Step 5: Prime for the second time
Once you switch on power and restore electricity, then the pump should start working immediately. At this stage, you should pay attention to the water pressure gauge located on the pump. The pressure should immediately jump from zero and register a consistent pressure climb. This is the first indicator that the priming was done efficiently. Next, you should hear the rather loud sound emitted by your plump getting muffled quickly as water pressure fills your entire system. If the two indicators fail to occur, or should they just last for a short period before you suddenly lose pressure, then you need to prime again. All you have to do is repeat step 4 once more and it should take you only a few minutes to do so. When it comes to priming, you may just have to do two or more times before the entire process becomes successful. This is because getting sufficient water in your system may take a few tries but eventually you will be able to overcome this problem.
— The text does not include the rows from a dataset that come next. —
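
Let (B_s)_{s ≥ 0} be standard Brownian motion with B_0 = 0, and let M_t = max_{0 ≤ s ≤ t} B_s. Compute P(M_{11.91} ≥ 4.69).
P(M_{11.91} ≥ 4.69) = 2·P(B_{11.91} ≥ 4.69) = 2(1 − Φ(4.69/√11.91)) ≈ 0.1741

By the reflection principle for Brownian motion, P(M_t ≥ a) = 2 · P(B_t ≥ a) for a ≥ 0. Since B_t ~ N(0, t), P(B_t ≥ 4.69) = 1 − Φ(4.69/√t) = 1 − Φ(4.69/√11.91) = 1 − Φ(1.3590). So
  P(M_{11.91} ≥ 4.69) = 2(1 − Φ(1.3590)) ≈ 0.1741.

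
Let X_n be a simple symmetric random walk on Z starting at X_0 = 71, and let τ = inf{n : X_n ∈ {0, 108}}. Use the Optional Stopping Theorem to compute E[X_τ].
E[X_τ] = 71

X_n is a martingale and τ is a bounded-mean stopping time (indeed τ is finite a.s. with bounded expectation since the walk is in a bounded region). By the OST, E[X_τ] = E[X_0] = 71. Equivalently: E[X_τ] = 108 · P(hit 108 first) + 0 · P(hit 0 first) = 108 · (71/108) = 71.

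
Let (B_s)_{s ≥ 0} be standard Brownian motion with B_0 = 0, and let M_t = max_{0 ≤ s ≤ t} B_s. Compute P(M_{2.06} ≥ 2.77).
P(M_{2.06} ≥ 2.77) = 2·P(B_{2.06} ≥ 2.77) = 2(1 − Φ(2.77/√2.06)) ≈ 0.0536

By the reflection principle for Brownian motion, P(M_t ≥ a) = 2 · P(B_t ≥ a) for a ≥ 0. Since B_t ~ N(0, t), P(B_t ≥ 2.77) = 1 − Φ(2.77/√t) = 1 − Φ(2.77/√2.06) = 1 − Φ(1.9300). So
  P(M_{2.06} ≥ 2.77) = 2(1 − Φ(1.9300)) ≈ 0.0536.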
Most people prime the first time and give up before doing it the second or third time. Some even call professionals thinking their pump is faulty when this is not the case. In my experience, I have always primed my water pump at least twice before registering a success. This is especially true when you stayed for a long period before using your pump, for example, if you went for a month-long vacation.
Step 6: Flush and fill
When you finally get the proper inground water pressure back, it is important that you open a tap in your home and let water flow freely for a couple of minutes. The importance of doing this is to ensure that all bacteria and potential impurities that may have entered your water system during priming are flushed out of your system completely.
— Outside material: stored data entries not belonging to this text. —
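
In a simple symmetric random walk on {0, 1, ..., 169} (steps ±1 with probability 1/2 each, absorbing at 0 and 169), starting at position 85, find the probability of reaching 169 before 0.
P(hit 169 before 0) = 85/169

Let u_k = P(hit 169 before 0 | start at k). Then u_0 = 0, u_169 = 1, and u_k = u_{k-1}/2 + u_{k+1}/2 for 1 ≤ k ≤ 168. This harmonic recurrence is solved by u_k = k/169, giving u_85 = 85/169.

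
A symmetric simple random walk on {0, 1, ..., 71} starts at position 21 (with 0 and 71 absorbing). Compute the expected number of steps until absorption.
E[τ | X_0 = 21] = 1050

Let v_k = E[τ | X_0 = k]. Boundary: v_0 = v_71 = 0. Recurrence: v_k = 1 + (v_{k-1} + v_{k+1})/2 for 1 ≤ k ≤ 70. The particular solution to v_k − (v_{k-1} + v_{k+1})/2 = 1 is v_k = −k^2. Adding homogeneous solution A + B k and matching boundaries gives v_k = k (71 − k). Substituting k = 21: v_21 = 21 · 50 = 1050.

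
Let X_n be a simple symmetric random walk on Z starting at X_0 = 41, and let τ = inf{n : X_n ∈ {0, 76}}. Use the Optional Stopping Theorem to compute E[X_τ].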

This stage is often omitted by people during priming and yet it is truly vital. There are a lot of bacteria and impurities that may have entered your system while you were priming your pump. These bacteria may cause illness to both you and the entire household especially if you have small children. Let the water run out for just a few moments to ensure your water system is back as it was initially. Since water is considered as a scarce resource, please do not let it run for a long period before closing the taps.
Now you need to fill the containers you used during priming with water and seal them tightly. This will ensure that when you need to prime your water pump again, you will have the priming water on the ready. Store these containers somewhere near your pump because you are going to need them in the future.
When it comes to priming, you need to understand that you can do it by yourself and that it will take you several tries. Once you fully understand how to prime a water pump, do be embarrassed to do it a couple of times before it works. This is pretty normal and does not indicate any sign of poor workmanship. Just follow this step by step tutorial properly and you will be able to prime your water pump quickly and effectively. Also, understand that priming your water pump is not a one-time thing and you will need to do it later on in the future.